Impact of demonetisation

Daily Excelsior Readers Write 22/11/16

Centre’s decision of scrapping the currency notes of 500 and 1,000 denomination is aptly termed as a revolutionary step. Even Supreme Court upheld the objectivity behind such move and refused to stay government’s decision of demonetisation. While EU stated that this will strengthen Indian economy and spur growth, global economic analysts and financial services are suggesting other nations to take a cue from it like the Swiss financial services, UBS Group’s advisory to Australia. It’s outcome would indeed have multi-pronged benefits for the economy. In India, only 3% (approx) citizens pay tax, demonetisation have tendencies to improve tax compliance by bringing people in the formal banking system neutralizing black and unaccounted money in the country to an extent. Counterfeit money printed and pumped by Pakistan and circulating within Indian boundaries funds terrorist activities. Maoist activities will suffer a setback as police claimed that they have hundreds of crores in cash concealed. Naxals reportedly have 7,000 crore stashed in the Bastar region. Their businesses likely to blown out with this single strike.
One of the key takeaways is it will boost the ailing Banks, which collectively bear an insurmountable non-performing asset (NPA) onus of Rs. 4L crore. Demonetisation will be an act of capital infusion to such ailing banks through two ways. Firstly, through encouraged investment in their shares in stock market. Shares of public sector banks (PSBs) already started surging up on the Nifty PSU Bank Index. Secondly, this would benefit banks through an increase in deposits as predicted by Moody’s. NPA has always been tabled as the reason by banks for the failure of transmission of policy rate cuts by central bank into the bank lending rates. Thus, once banks regain health, lowered lending rates and enhanced interest rates on saving and fixed deposits can be expected.
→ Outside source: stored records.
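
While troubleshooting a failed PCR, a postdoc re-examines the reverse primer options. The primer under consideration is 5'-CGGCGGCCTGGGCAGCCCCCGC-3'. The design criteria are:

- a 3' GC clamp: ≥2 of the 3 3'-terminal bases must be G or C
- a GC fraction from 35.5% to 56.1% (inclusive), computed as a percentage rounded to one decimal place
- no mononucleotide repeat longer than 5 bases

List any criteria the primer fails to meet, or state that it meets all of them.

Fails: GC content.

Base counts: A=1, T=1, G=9, C=11 (length 22).
GC clamp: 3' end CGC has 3 G/C ✓
GC content: GC 20/22 = 90.9%, outside 35.5–56.1% ✗
homopolymer run: longest run = 5 ✓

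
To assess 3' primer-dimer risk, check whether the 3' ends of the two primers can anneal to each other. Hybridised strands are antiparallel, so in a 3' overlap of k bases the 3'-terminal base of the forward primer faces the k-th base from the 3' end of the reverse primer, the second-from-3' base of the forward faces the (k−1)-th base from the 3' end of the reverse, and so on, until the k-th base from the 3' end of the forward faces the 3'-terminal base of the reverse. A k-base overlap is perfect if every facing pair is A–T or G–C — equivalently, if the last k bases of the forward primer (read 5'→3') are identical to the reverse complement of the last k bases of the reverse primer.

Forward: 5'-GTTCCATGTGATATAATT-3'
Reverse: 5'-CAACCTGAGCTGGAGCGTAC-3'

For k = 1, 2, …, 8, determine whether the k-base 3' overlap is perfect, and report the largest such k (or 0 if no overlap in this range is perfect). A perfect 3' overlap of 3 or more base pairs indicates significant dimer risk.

Longest perfect overlap: 0 complementary base pairs; below the dimer-risk threshold (threshold 3).

Last 8 bases (5'→3') — forward …ATATAATT, reverse …GAGCGTAC.
Reverse complement of the reverse primer's last 8 bases: GTACGCTC; its first k bases are the reverse complement of the reverse primer's last k bases, so a perfect k-base overlap needs the forward primer's last k bases to equal them.
Comparing (forward last k vs required): k=1: T vs G ✗; k=2: TT vs GT ✗; k=3: ATT vs GTA ✗; k=4: AATT vs GTAC ✗; k=5: TAATT vs GTACG ✗; k=6: ATAATT vs GTACGC ✗; k=7: TATAATT vs GTACGCT ✗; k=8: ATATAATT vs GTACGCTC ✗.
No overlap length from 1 to 8 is perfect, so the longest perfect 3' overlap is 0.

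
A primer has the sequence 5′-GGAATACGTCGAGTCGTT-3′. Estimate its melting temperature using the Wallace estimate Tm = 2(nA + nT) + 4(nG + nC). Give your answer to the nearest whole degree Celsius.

Base counts: A=4, T=5, G=6, C=3 (length 18).
Tm = 2·(4+5) + 4·(6+3) = 2·9 + 4·9 = 18 + 36 = 54°C.

54°C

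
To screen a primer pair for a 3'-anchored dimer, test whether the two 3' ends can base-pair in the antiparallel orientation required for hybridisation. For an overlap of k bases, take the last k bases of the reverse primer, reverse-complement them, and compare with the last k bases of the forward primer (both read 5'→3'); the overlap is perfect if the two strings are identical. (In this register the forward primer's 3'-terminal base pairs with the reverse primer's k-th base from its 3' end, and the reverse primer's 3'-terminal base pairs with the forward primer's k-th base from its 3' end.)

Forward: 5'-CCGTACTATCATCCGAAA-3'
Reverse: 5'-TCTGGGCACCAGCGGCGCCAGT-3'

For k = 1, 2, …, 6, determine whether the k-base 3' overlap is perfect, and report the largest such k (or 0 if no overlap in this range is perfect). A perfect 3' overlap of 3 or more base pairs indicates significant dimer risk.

Longest perfect overlap: 1 complementary base pair; below the dimer-risk threshold (threshold 3).

Last 6 bases (5'→3') — forward …CCGAAA, reverse …GCCAGT.
Reverse complement of the reverse primer's last 6 bases: ACTGGC; its first k bases are the reverse complement of the reverse primer's last k bases, so a perfect k-base overlap needs the forward primer's last k bases to equal them.
Comparing (forward last k vs required): k=1: A vs A ✓; k=2: AA vs AC ✗; k=3: AAA vs ACT ✗; k=4: GAAA vs ACTG ✗; k=5: CGAAA vs ACTGG ✗; k=6: CCGAAA vs ACTGGC ✗.
Only k = 1 is perfect, so the longest perfect 3' overlap is 1.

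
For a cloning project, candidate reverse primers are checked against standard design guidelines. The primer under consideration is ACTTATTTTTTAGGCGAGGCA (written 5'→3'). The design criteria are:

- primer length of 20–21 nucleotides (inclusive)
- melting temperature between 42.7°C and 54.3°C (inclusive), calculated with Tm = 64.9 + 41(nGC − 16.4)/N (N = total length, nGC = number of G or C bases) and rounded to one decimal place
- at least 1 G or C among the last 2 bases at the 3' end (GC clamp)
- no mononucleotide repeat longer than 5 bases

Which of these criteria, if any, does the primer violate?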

Without disregarding the short-term inconveniences being faced by common people and a temporary stagnancy in economy, such a bold and decisive step has the potential to bring  more transactions under tax net, both direct and indirect taxes would move up, more digital transactions will take place and reduction in parallel economy will increase the size of formal economy as more people will disclose income and pay taxes. Short term remedial measures like swift calibration of ATMs and more cash supply should be taken care of immediately.